Elle était affectée à l’agence de [Localité 6], d’abord située [Adresse 5], puis [Adresse 3], et était placée sous la responsabilité hiérarchique du Directeur d’agence.

La relation de travail était régie par la convention collective nationale des sociétés financières.

Madame [S] [N] a été placée en arrêt maladie par son médecin traitant le 7 mai 2015, arrêt maladie ininterrompu jusqu’au 16 janvier 2018, date de l’avis d’inaptitude physique rendu par le médecin du travail, suivant : ” Inapte au poste occupé ; capacités médicales restantes compatibles avec un travail similaire dans un autre environnement professionnel “.

Le 7 février 2018, la société Creserfi a adressé à Madame [N] 5 propositions de reclassement, pour des postes situés dans 5 villes différentes.

Suite au refus de la salariée, par lettre recommandée avec accusé de réception du 16 mai 2018, l’employeur a notifié à Madame [S] [N] son licenciement pour inaptitude suite au refus des propositions de reclassement.

Par requête du 4 mars 2019, Madame [S] [N] née [H] a saisi le Conseil de prud’hommes de Strasbourg, section commerce, de demandes de nullité du licenciement et d’indemnités, outre aux fins de rappel de salaires pour retenue injustifiée, et d’indemnité suite à une clause de non concurrence.

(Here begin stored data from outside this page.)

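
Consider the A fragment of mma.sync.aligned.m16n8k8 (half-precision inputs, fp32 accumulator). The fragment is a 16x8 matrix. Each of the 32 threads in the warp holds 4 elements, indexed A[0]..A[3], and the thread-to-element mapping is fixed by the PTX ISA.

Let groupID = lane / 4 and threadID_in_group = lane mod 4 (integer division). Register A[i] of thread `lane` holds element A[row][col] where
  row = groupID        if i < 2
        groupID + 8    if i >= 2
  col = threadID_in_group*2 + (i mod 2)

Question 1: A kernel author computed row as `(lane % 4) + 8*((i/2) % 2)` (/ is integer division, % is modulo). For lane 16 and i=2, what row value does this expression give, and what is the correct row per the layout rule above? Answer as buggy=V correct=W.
buggy=8 correct=12

`(lane % 4) + 8*((i/2) % 2)`[16,2]->8
lane 16->16/4=4, 16 mod 4=0
i=2  r:4+8->12  c:2·0+0->0
row: 8 vs 12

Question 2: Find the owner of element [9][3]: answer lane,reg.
5,3

r:9=>grp=1,rB=1  c:3=>tig=1,lo=1
L=1*4+1=5  i=1*2+1=3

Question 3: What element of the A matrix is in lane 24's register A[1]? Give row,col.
L=24->gid=24>>2=6, tid=24&3=0
[1]->row 6+0=6  col 0·2+1=1

6,1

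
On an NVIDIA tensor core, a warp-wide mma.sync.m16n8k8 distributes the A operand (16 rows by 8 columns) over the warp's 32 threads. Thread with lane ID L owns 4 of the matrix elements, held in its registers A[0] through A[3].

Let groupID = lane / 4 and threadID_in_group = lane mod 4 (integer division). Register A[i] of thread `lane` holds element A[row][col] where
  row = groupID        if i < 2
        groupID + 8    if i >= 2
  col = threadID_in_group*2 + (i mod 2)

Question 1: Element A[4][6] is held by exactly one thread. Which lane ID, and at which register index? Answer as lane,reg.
19,0

r: 4->gid=4,r8=0  c: 6->tid=3,i&1=0
L=4*4+3=19  i=0*2+0=0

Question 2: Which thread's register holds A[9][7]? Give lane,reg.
r: 9->gid=1,r8=1  c: 7->tid=3,i&1=1
L=1*4+3=7  i=1*2+1=3

7,3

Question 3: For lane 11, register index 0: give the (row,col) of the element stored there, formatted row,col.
2,6

lane 11: gr=2 (11/4), th=3 (11%4)
i=0: r=2+0=2, c=3*2+0=6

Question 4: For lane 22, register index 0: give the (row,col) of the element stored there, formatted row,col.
lane 22->22/4=5, 22 mod 4=2
i=0  r:5+0->5  c:2·2+0->4

5,4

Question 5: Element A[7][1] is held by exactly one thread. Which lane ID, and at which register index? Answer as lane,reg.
r=7→G=7,rhi=0  c=1→T=0,p=1
L=7*4+0=28  i=0*2+1=1

28,1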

Par jugement du 30 septembre 2021, ledit conseil, en sa formation de départage, a :

– débouté Madame [S] [N] de ses demandes relatives à la nullité du licenciement et aux dommages et intérêts y afférents ;

– débouté Madame [S] [N] de sa demande relative à l’indemnité compensatrice de préavis ;

– constaté que Madame [S] [N] s’est désistée de sa demande relative au remboursement des retenues sur salaires ;

– condamné la Sa Creserfi à payer à Madame [S] [N] une indemnité de :

* 16 044 euros, au titre de la clause de non-concurrence de droit local, majorée des intérêts au taux légal à compter de ce jour;

* 1 600 euros (mille six cents euros) en application de l’article 700 du code de procédure civile, outre les dépens ;

– ordonné l’exécution provisoire des dispositions qui précédent ;

– débouté la Sa Creserfi de sa demande au titre de l’article 700 du code de procédure civile.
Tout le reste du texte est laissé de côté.